Sometimes, the unfortunate events happening at work can affect your level of motivation, making it hard to accomplish tasks and do your best. In this article, we’ll talk about ways how to encourage yourself to work when you don’t feel like it.

Break down your goals into bite-sized chunks

Ever noticed how big projects at work seem so daunting that you don’t know how to begin? This is because your mind focuses on achieving a large and scary goal that the idea of it makes you want to quit.

There’s no problem about making big, daunting goals, but it’s important that you break down those goals into bite-sized, consumable chunks. This technique diverts your mind into making meaningful progress, which gives you a sense of accomplishment every time you complete a small goal.

When setting goals or writing a to-do list at work, start by dividing tasks into small, doable tasks. As you move forward, you’ll feel a sense of progress and achievement every time you cross each item off the list. Although the effect won’t last that long, it provides enough boost to get you through difficult experiences, especially when you don’t feel like doing anything.

A great tip is to design tasks within a specific timeframe instead of listing down all the tasks you should do in an entire day. Focusing on the number or intensity of the tasks defeats your actual purpose of making your tasks more consumable.

For example, instead of saying you need to produce 50 invoices by lunchtime, you can simply say that you have to accomplish all invoices within three hours or any specified deadline. This makes you more accountable for how you use time, making you less likely to procrastinate tasks that are not related to the work at hand (e.g. browsing social media).

woman breaking down her tasks

Reward yourself for big and small achievements

At some point in our careers, we tend to undermine the good things we do at work, such as signing a new client or coming to work on time for a week. We only acknowledge our contribution if we did a major project at work or accomplished an extremely tiring task. We think the salary, weekend day-offs, and vacation leaves are enough to compensate for all our hard work.

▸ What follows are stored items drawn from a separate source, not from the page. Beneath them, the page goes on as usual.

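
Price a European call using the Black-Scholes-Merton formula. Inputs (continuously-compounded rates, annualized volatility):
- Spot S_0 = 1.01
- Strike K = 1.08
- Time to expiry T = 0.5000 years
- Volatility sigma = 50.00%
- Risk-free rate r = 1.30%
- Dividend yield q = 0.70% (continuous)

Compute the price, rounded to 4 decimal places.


d1 = (ln(S/K) + (r - q + 0.5*sigma^2) * T) / (sigma * sqrt(T)) = -0.00427293
d2 = d1 - sigma * sqrt(T) = -0.35782632
exp(-rT) = 0.99352108; exp(-qT) = 0.99650612
C = S_0 * exp(-qT) * N(d1) - K * exp(-rT) * N(d2)
N(d1) = 0.49829535; N(d2) = 0.36023664
C = 1.0100 * 0.99650612 * 0.49829535 - 1.0800 * 0.99352108 * 0.36023664 = 0.1150

Answer: Price = 0.1150


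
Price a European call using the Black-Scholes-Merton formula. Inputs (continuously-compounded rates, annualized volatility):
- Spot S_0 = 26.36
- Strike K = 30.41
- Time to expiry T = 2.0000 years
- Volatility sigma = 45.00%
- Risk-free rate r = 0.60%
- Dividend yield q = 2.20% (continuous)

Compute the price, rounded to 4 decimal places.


Answer: Price = 4.7384

Derivation:
d1 = (ln(S/K) + (r - q + 0.5*sigma^2) * T) / (sigma * sqrt(T)) = 0.04333183
d2 = d1 - sigma * sqrt(T) = -0.59306427
exp(-rT) = 0.98807171; exp(-qT) = 0.95695396
C = S_0 * exp(-qT) * N(d1) - K * exp(-rT) * N(d2)
N(d1) = 0.51728149; N(d2) = 0.27656907
C = 26.3600 * 0.95695396 * 0.51728149 - 30.4100 * 0.98807171 * 0.27656907 = 4.7384


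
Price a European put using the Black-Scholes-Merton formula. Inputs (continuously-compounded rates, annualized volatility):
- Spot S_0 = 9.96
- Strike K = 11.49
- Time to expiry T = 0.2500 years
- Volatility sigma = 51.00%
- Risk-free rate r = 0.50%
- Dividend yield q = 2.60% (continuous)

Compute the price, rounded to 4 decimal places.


d1 = (ln(S/K) + (r - q + 0.5*sigma^2) * T) / (sigma * sqrt(T)) = -0.45348047
d2 = d1 - sigma * sqrt(T) = -0.70848047
exp(-rT) = 0.99875078; exp(-qT) = 0.99352108
P = K * exp(-rT) * N(-d2) - S_0 * exp(-qT) * N(-d1)
N(-d1) = 0.67489860; N(-d2) = 0.76067653
P = 11.4900 * 0.99875078 * 0.76067653 - 9.9600 * 0.99352108 * 0.67489860 = 2.0508

Answer: Price = 2.0508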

Waiting for our contributions at work to pay off makes us forget to recognize how much power our small wins can make. Using rewards as motivation can make a difference in overcoming challenges with a positive attitude.

Start recognizing all the good things you’re doing, including the small things. Believe it or not, these things also need some celebrating. The key to staying more motivated is to acknowledge more wins at work to encourage you, motivate you, and allow yourself to witness how truly brilliant you are.

When doing this technique, make sure to avoid perverse incentives. Sometimes, we reward ourselves for the speed or the number of finished tasks when we should focus on the quality of performance. Another common mistake is to choose rewards that undermine the goals you’ve reached. For example, if your reward for doing a good job at work is to slack off, you can ruin the positive impression you’ve already made. This is why balancing goal achievement is important to find effective rewards.

Consider your internal motivators

Too often, employees look for external sources when finding the motivation to work, such as bonuses, accolades, or a job promotion. These “big” rewards can make you feel good, but their motivational effect doesn’t last long.

The best types of motivation are those internally sourced. Internal sources of motivation are things you remind yourself of why you want to grind every day. They are very effective when finding a sense of purpose to fuel you at work and sustain your motivation over the long term. If you’re working just to appease your boss, get a raise, or just survive a major project, you’re doing motivation wrong. Internal motivators are deeper and more meaningful reasons to drive you to learn more and stay with your company. This can be your passion, the value you share with the company, or a stepping stone for career growth.

There will be moments when we lose motivation, but we have to be kind to ourselves when they happen. Every person has their ups and downs and unproductive moments are nothing but normal. The best you can do is to help yourself get out of the situation and do something to overcome it. The tips above can help you find the right motivation and make it easier to come to work every day.